I was watching the Astaire-Rogers opus The Barkleys of Broadway the other night and was once again struck by the wit and musical ability of Oscar Levant (1906-1972). I've known him by his role in Barkleys as well as his most famous film, An American In Paris and the one liner attributed to him about Richard Nixon ("He'll doublecross that bridge when he gets to it.")
Now I'm finding myself needing to read the man's memoirs and I understand he had a TV show in the late 1950s. Whenever I see him on film, I am immediately taken with his scene-stealing, caustic, self-deprecating wit, which, apparently was all too real in his personal life, making himself the butt of his own jokes. He's about as original of a performer/personality as I've ever seen or read about. He's fascinating.
and the one liner attributed to him about Richard Nixon ("He'll doublecross that bridge when he gets to it.")
It's so tempting to then think of what he possibly could have said about the guy who couldn't cross the bridge when he did get to it, but....
I've seen loads of clips of Levant on talk shows, where he was a real favorite of Jack Paar's, and his surly hypochondria also a source of much of his humor.
I once started reading "Memoirs of an Amnesiac", but time prevented me from getting far. It was quite a funny experience, though. It's outstanding how Levant describes his family life. An unfortunate example of how close brilliancy and dementia can get...
Sardonic, intellectual wit has been replaced by rank cynicism and I think we're all the worse for it. Levant has to have been one of the most complex personalities of the 20th Century. Imagine a child prodigy who yearns to compose but becomes a close friend of perhaps the greatest American composer of his time (maybe all time). Did the words "why bother" come to mind?

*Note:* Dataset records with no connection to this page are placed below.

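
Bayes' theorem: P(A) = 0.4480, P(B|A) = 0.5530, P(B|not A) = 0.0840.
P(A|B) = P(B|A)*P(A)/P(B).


P(B) = P(B|A)*P(A) + P(B|A')*P(A')
= 0.5530*0.4480 + 0.0840*0.5520
= 0.247744 + 0.046368 = 0.294112
P(A|B) = 0.247744/0.294112 = 0.8423

P(A|B) = 0.8423


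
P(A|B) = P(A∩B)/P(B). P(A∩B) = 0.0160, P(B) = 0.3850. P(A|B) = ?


P(A|B) = 0.0160/0.3850 = 0.0416

P(A|B) = 0.0416


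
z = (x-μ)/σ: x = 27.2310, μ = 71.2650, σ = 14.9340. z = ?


z = (27.2310 - 71.2650)/14.9340
= -44.0340/14.9340
= -2.9486

z = -2.9486


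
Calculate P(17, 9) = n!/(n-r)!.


P(17,9) = 17!/8!
= 355687428096000/40320
= 8821612800

P(17,9) = 8821612800


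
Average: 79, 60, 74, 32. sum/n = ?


Sum = 79 + 60 + 74 + 32 = 245
n = 4
Mean = 245/4 = 61.2500

Mean = 61.2500


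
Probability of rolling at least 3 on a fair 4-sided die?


Favorable outcomes (roll ≥ 3): 2
Total outcomes = 4
P = 2/4 = 0.5000

P = 0.5000


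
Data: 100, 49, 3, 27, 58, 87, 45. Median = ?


Sorted: 3, 27, 45, 49, 58, 87, 100
n = 7 (odd)
Middle value = 49

Median = 49


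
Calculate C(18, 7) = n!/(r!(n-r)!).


C(18,7) = 18!/(7! × 11!)
= 6402373705728000/(5040 × 39916800)
= 31824

C(18,7) = 31824


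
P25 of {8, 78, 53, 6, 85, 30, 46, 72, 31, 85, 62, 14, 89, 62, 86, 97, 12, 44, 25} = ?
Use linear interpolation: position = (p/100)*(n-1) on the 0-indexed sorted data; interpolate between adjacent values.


Sorted: 6, 8, 12, 14, 25, 30, 31, 44, 46, 53, 62, 62, 72, 78, 85, 85, 86, 89, 97
n = 19
Index = 25/100 * 18 = 4.5000
Lower = data[4] = 25, Upper = data[5] = 30
P25 = 25 + 0.5000*(5) = 27.5000

P25 = 27.5000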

And how about that two-year stint with Jolson on THE KRAFT MUSIC HALL? Talk about two head cases butting heads every week!
God, I miss these witty old raconteurs who used to inhabit the TV and radio talk shows!
I'm so happy I've lived long enough to have enjoyed, first-hand, people like Levant, Noel Coward, Robert Benchley, Alexander Woolcott, Monty Woolley and some of the now more obscure ones like Ilka Chase and Alexander King.
Catch him in the 1946 Warner Bros. potboiler HUMUORESQUE, supporting John Garfield and that magnificent bitch, Joan Crawford. Sublime.
I saw the film once, years ago. I'm quite a John Garfield admirer and Joan Crawford won me over with THE WOMEN (1939) and SUDDEN FEAR (1952). Not to mention THE DAMNED DON'T CRY. She was brilliant!
My wife's favorite movie of all time is probably AN AMERICAN IN PARIS, so my exposure to Levant was through that film.
More Levant wit:
1. Every time I look at you I get a fierce desire to be lonesome.
2. I knew Doris Day before she was a virgin.
3. I have given up reading books; I find it takes my mind off myself.
4. I was once thrown out of a mental hospital for depressing the other patients.
5. It's not a pretty face, I grant you, but underneath its flabby exterior is an enormous lack of character.
6. There is a thin line between genius and insanity. I have erased that line.
7. [Jack Paar: What did you want to be when you were a kid, Oscar?] An orphan.
8. The Jerry Lewis Show has all the suspense of a Hitchcock thriller -- the suspense of wondering when the first laugh will come.
9. [Leonard] Bernstein uses music as an accompaniment to his conducting.
10. I'm controversial. My friends either dislike me or hate me.